In the many mills I measured in Virginia, the best was a band mill, but there were several circle mills that were very close, as well. There were some band mills that were poor, as well as some circle mills. It is incorrect to assume that circle mills are always poor or that band mills are always good.

Many states had a utilization specialist in their forestry department that conducted thickness studies for free... Maybe your state has this service.

From contributor D:
"We measure to the 1/1000"." Wow! I wouldn't think that would be possible. Did you use calipers, micrometers or what?

From Professor Gene Wengert, forum technical advisor:
Digital micrometer. Of course, with surface roughness, you do the best that you can. We take 30 pieces and get 6 readings per piece. We take the readings in a specified order, so that #1 and #6 are the thicknesses (one on each edge) of the beginning of the piece of lumber as it enters the saw, #2 and #5 are in the middle, and #3 and #4 are the tail end. It is somewhat amazing what trends and problems that are developing we can see.

Note that the customer is almost always concerned about the thinnest piece of lumber, not the average or thicker pieces. In my studies in VA, it was surprising to see the variability from mill to mill on the actual size of the invest piece.
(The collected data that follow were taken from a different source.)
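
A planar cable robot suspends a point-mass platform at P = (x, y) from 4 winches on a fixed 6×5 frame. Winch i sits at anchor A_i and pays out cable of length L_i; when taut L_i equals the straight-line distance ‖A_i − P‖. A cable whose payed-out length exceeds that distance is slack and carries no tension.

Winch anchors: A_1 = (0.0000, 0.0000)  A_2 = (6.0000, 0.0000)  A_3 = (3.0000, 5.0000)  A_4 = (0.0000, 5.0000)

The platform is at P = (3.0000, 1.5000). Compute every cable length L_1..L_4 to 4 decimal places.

L_1 = √((0.0000−3.0000)² + (0.0000−1.5000)²) = 3.3541
L_2 = √((6.0000−3.0000)² + (0.0000−1.5000)²) = 3.3541
L_3 = √((3.0000−3.0000)² + (5.0000−1.5000)²) = 3.5000
L_4 = √((0.0000−3.0000)² + (5.0000−1.5000)²) = 4.6098

(3.3541, 3.3541, 3.5000, 4.6098)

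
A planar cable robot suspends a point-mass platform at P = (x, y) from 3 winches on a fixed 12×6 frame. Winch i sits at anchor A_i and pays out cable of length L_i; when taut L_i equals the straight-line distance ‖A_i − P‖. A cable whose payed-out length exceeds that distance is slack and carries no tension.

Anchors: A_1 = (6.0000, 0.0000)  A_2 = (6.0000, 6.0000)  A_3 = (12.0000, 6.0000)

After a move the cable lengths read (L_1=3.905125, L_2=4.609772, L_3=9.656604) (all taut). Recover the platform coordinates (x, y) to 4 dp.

(3.0000, 2.5000)

circle eqns → linear via eq_j − eq_1; set q_j = A_j·A_j − L_j²
q_1 = 36.0000+0.0000−15.2500 = 20.7500
0.0000·x − 12.0000·y = q_1−q_2 = -30.0000
-12.0000·x − 12.0000·y = q_1−q_3 = -66.0000
solve first two rows → x=3.0000, y=2.5000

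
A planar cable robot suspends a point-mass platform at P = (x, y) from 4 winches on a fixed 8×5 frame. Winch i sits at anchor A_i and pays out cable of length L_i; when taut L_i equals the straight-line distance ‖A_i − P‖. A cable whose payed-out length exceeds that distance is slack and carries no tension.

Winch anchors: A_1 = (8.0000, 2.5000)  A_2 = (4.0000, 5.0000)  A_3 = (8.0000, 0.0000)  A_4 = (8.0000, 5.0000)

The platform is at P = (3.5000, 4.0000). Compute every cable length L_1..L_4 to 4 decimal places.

(4.7434, 1.1180, 6.0208, 4.6098)

cable 1: Δx=4.5000, Δy=-1.5000; L_1 = √(Δx²+Δy²) = 4.7434
cable 2: Δx=0.5000, Δy=1.0000; L_2 = √(Δx²+Δy²) = 1.1180
cable 3: Δx=4.5000, Δy=-4.0000; L_3 = √(Δx²+Δy²) = 6.0208
cable 4: Δx=4.5000, Δy=1.0000; L_4 = √(Δx²+Δy²) = 4.6098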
Note that statistics are used to determine the thinnest piece, so the thinnest piece can be thinner than any of the 30 that we measured. Also, we are able to suggest an adjustment of the target average lumber size to assure happy customers.

From contributor H:
My world is not perfect. I do get some variation now and then and I did use calipers until I got tired of running back to the house for them. Now I just use a quality tape measure as I can quickly put the tape on the board and read dead on the line numbers. Most generally good enough for what I am doing. Still get the calipers out now and then to cross check though. This saw is fairly tight as I have spent the time to dial it in within less than 1/32" in 21' span, front to back, and this "tight to the numbers" is with 4/4 and 8/4 material, clean wood and sharp teeth... and paying attention.
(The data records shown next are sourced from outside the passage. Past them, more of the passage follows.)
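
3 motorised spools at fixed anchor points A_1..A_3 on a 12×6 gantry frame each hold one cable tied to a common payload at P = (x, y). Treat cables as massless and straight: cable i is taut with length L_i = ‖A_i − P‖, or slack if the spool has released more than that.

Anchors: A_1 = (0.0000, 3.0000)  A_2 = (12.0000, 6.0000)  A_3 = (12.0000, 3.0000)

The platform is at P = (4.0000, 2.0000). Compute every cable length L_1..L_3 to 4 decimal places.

(4.1231, 8.9443, 8.0623)

L_1 = √((0.0000−4.0000)² + (3.0000−2.0000)²) = 4.1231
L_2 = √((12.0000−4.0000)² + (6.0000−2.0000)²) = 8.9443
L_3 = √((12.0000−4.0000)² + (3.0000−2.0000)²) = 8.0623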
I have noticed some variations in larger cuts and thought it could be from saw wobble and running dull teeth. I believe Gene has hit the nail on the head. Possible saw wobble and/or stresses within the wood. I have seen boards (now firewood) lift off the log and peel to the side before the mill was 2/3 down the log. It makes me wonder with the variances in MC within the log at various times (just fell or been in the yard for a while) that with the right conditions (internally dryer and compressed or stressed) it might be possible for the wood to expand almost instantly, up to 1/32", after getting milled, depending on the size and thickness of material. Gene, could releasing a dryer compressed wood cause a slight expansion?